The Brave project is making a web browser that contains many features that have only been available as browser extensions until now. These include an ad blocker, tracking script blocker, and "HTTPS Everywhere" capability. Browsers like this have come and gone (Pale Moon, many obscure WebKit front-ends like surf), but Brave may be able to gain enough traction to be influential. We'll see. The project was co-founded by Brandon Eich in 2016.
I'm not necessarily paranoid about my unencrypted data on the web, or being tracked - I don't use a VPN service but I've been thinking about getting one. But for anyone browsing the web, I can't imagine a situation where you would want to look at an ad, communicate with a tracking script, or opt to use HTTP instead of HTTPS. Brave has the right idea because these features should just be built-in to the browser.
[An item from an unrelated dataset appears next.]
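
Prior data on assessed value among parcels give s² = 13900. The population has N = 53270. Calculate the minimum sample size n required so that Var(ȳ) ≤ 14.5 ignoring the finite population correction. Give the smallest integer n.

959

Without fpc, n₀ = s²/D = 13900/14.5 = 958.6207.
Rounding up, n = 959.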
Google Chrome has been described as a "botnet" (I've heard that Iridium is better). Firefox's not-quite-mainstream status means that it often gives in to the status quo through fear of losing relevance, like including annoying DRM software. I don't know if Brave includes DRM software, but I can already see that removing stakeholders from the equation means that Brave can do things its own way. To the Brave project, that means taking away a lot of the features/bugs that Internet users have come to perceive as "normal". New projects like this have the freedom to set the standard.
Brave uses Chromium's Blink engine for displaying web pages, and puts its own user interface on top of that. I've been using Brave as my main browser for a week now and it doesn't have any major quirks, and it's noticeably faster than Firefox. Because it uses a lot of Chromium's UI components, I can imagine doing web development with Brave, but I think I will still be using Chromium as well for a while.